John's mother, who was very book smart, taught him everything he would need to survive academically. John's father…well, his father taught him how to survive in the white man’s world. John's father knew everybody would treat him as a white man when he got older, and he wanted his son to succeed in their world. So, John’s father taught his son, the con. It was the only thing John’s grandfather ever taught his father. Because John’s grandmother worked in the master’s house, John’s father watched closely as his illegitimate dad/owner persuaded people into believing the most outrageous things. He was truly a master making a person hand over their hard-earned money for a pipe dream.

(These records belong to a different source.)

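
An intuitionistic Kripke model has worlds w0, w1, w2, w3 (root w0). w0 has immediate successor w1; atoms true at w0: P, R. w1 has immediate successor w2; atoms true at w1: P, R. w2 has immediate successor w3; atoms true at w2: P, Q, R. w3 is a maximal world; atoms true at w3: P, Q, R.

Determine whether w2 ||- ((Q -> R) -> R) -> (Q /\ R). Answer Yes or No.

w2 ||- ((Q -> R) -> R) -> (Q /\ R): every world accessible from w2 that forces (Q -> R) -> R (namely w2, w3) also forces Q /\ R.

Yes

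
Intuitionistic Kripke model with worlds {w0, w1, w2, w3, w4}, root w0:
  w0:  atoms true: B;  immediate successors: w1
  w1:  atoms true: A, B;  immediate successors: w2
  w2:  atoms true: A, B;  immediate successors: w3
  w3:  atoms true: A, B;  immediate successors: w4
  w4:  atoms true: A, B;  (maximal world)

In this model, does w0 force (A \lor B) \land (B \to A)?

w0 \nVdash (A \lor B) \land (B \to A) since w0 fails B \to A.

No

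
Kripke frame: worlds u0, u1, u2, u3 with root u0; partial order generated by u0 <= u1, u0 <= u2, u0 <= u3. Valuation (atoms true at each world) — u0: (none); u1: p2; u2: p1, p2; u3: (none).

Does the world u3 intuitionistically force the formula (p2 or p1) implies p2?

Yes

u3 forces (p2 or p1) implies p2 vacuously: no world accessible from u3 forces the antecedent p2 or p1.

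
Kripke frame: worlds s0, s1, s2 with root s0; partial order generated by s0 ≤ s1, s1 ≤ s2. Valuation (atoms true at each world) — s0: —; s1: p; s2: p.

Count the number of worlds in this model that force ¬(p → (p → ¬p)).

3

s0: forces it.
s1: forces it.
s2: forces it.
Worlds forcing the formula: {s0, s1, s2}.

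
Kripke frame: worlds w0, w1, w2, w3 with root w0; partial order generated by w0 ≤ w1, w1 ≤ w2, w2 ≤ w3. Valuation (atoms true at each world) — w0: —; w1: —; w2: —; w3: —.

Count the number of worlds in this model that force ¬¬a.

w0: does not force it — w0 ⊮ ¬¬a since w0 is accessible from w0 and w0 ⊩ ¬a.
w1: does not force it.
w2: does not force it.
w3: does not force it.
Worlds forcing the formula: { }.

0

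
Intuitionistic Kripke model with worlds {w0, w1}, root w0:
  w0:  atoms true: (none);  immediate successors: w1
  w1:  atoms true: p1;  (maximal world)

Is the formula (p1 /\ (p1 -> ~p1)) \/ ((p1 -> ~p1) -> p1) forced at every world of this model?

Yes

w0 ||- (p1 /\ (p1 -> ~p1)) \/ ((p1 -> ~p1) -> p1) via the disjunct (p1 -> ~p1) -> p1.
Since the root w0 forces (p1 /\ (p1 -> ~p1)) \/ ((p1 -> ~p1) -> p1) and forcing is persistent (monotone upward), every world forces it.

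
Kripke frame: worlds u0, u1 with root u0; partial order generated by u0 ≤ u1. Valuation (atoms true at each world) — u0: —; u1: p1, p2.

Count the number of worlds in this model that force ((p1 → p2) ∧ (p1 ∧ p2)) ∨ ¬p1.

u0: does not force it — u0 ⊮ ((p1 → p2) ∧ (p1 ∧ p2)) ∨ ¬p1: neither disjunct is forced at u0.
u1: forces it.
Worlds forcing the formula: {u1}.

1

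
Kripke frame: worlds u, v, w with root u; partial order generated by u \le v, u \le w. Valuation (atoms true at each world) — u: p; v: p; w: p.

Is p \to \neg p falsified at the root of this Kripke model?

Yes

u \nVdash p \to \neg p: already at u itself, u \Vdash p but u \nVdash \neg p.
u \nVdash \neg p since u is accessible from u and u \Vdash p.
So the root u does not force p \to \neg p; the model is a countermodel.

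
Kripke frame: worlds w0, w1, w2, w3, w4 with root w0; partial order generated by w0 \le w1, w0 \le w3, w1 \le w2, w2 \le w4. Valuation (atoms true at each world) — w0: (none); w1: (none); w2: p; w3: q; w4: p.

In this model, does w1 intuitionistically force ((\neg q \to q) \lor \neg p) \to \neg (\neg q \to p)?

Yes

w1 \Vdash ((\neg q \to q) \lor \neg p) \to \neg (\neg q \to p) vacuously: no world accessible from w1 forces the antecedent (\neg q \to q) \lor \neg p.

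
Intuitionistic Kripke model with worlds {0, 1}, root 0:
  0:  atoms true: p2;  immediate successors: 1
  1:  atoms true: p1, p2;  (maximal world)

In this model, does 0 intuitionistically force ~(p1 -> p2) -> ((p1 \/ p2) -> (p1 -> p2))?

Yes

0 ||- ~(p1 -> p2) -> ((p1 \/ p2) -> (p1 -> p2)) vacuously: no world accessible from 0 forces the antecedent ~(p1 -> p2).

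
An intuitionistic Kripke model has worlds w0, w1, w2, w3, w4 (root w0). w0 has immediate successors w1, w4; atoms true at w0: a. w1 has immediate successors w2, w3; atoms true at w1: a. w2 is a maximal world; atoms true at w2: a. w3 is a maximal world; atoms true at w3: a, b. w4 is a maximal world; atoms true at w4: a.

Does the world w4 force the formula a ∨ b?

Yes

w4 ⊩ a ∨ b via the disjunct a.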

John’s father also taught him how to defend himself from knife or fist. One important piece of advice he had for John was to try to avoid getting into an altercation with a man with a gun. If he did, run.
John quietly chuckled under his breath as he thought of his father’s wise words.
“What’s so funny, John?”
“Oh, nothing. Just thought of a joke my father once told me.”
“Hey, I got a joke. Want to hear it?”
“Sure, Simon, why not,” John replied, feeling another nigger joke coming on.
“Damn it. I need to use the can first.”
“Me, too. Why don’t you pull over on the side of the road so we can both empty our bladders?”
“Yeah, that’s a good idea, buddy. You’re always the one to come up with the plan, huh?”
“Whatever you say, Simon.”
“No, I’m serious. If I wouldn’t have met you, I would have never learned how to con those old people out of their life insurance.”
Simon pulled the car over, put it in park, and got out. John got out of the car, as well. By this time of the day the sun had hid behind the forest and the moon was peeking up from the top of the hill. When John stood upright from the vehicle, he felt a shiver run though his body.
“Then again,” Simon continued, “you’ve always found a way to pick the meanest, greediest sons-of-bitches on earth, and when they turn up dead, the cops always give a half-ass attempt to figure out what happened to them. Because of you, John, I have seen more money in the last four years than I’ve seen in my entire life.”
Both men walked a little
ways into the wooded area to relieve themselves.
“Oh shit, I almost forgot to tell you the joke.”
“I can hardly wait.”
“No, I swear, John, this one will kill you. Okay, so what do you call a nigger-loving queer?”
“What?!” John looked over at his partner angrily; ready to punch him in the mouth. He found himself looking at the open end of a Colt 911.